Tudo em prol, desde logo, do princípio da proporcionalidade, protector, nas suas várias vertentes, do equilíbrio entre o interesse público concreto e os direitos e interesses dos visados e em conformidade com o regime legal do processo de execução de sentenças anulatórias ou de declaração de nulidade que deixa margem para a renovação ou reexercício do poder administrativo ou seja para a possibilidade de a Administração, em sede de execução de tais sentenças, praticar novo acto administrativo, no respeito pelos limites ditados pela autoridade do caso julgado (cfr. artigo 173.º do CPTA, ab initio).
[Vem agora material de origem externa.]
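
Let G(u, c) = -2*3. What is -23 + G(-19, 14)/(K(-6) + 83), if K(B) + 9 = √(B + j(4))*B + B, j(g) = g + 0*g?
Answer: -13552/587 - 9*I*√2/1174 ≈ -23.087 - 0.010842*I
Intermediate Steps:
j(g) = g (j(g) = g + 0 = g)
G(u, c) = -6
K(B) = -9 + B + B*√(4 + B) (K(B) = -9 + (√(B + 4)*B + B) = -9 + (√(4 + B)*B + B) = -9 + (B*√(4 + B) + B) = -9 + (B + B*√(4 + B)) = -9 + B + B*√(4 + B))
-23 + G(-19, 14)/(K(-6) + 83) = -23 - 6/((-9 - 6 - 6*√(4 - 6)) + 83) = -23 - 6/((-9 - 6 - 6*I*√2) + 83) = -23 - 6/((-15 - 6*I*√2) + 83) = -23 - 6/(68 - 6*I*√2)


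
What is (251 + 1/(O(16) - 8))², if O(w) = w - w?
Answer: 4028049/64 ≈ 62938.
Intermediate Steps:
O(w) = 0
(251 + 1/(O(16) - 8))² = (251 + 1/(0 - 8))² = (251 + 1/(-8))² = (251 - ⅛)² = (2007/8)² = 4028049/64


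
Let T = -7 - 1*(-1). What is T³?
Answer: -216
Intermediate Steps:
T = -6 (T = -7 + 1 = -6)
T³ = (-6)³ = -216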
Vejamos melhor, transcrevendo-se alguns excertos/fundamentos que se acompanham, considerados aplicáveis aos autos, com as devidas adaptações, do Acórdão do TCAN de 27.05.2011 que se debruçou sobre situação idêntica à dos autos, legitimadores da solução encontrada pela decisão ora recorrida e, consequentemente, da improcedência dos argumentos/conclusões apresentados pela ora Recorrente, evitando-se, assim, repetições inúteis para e na economia do julgamento da causa.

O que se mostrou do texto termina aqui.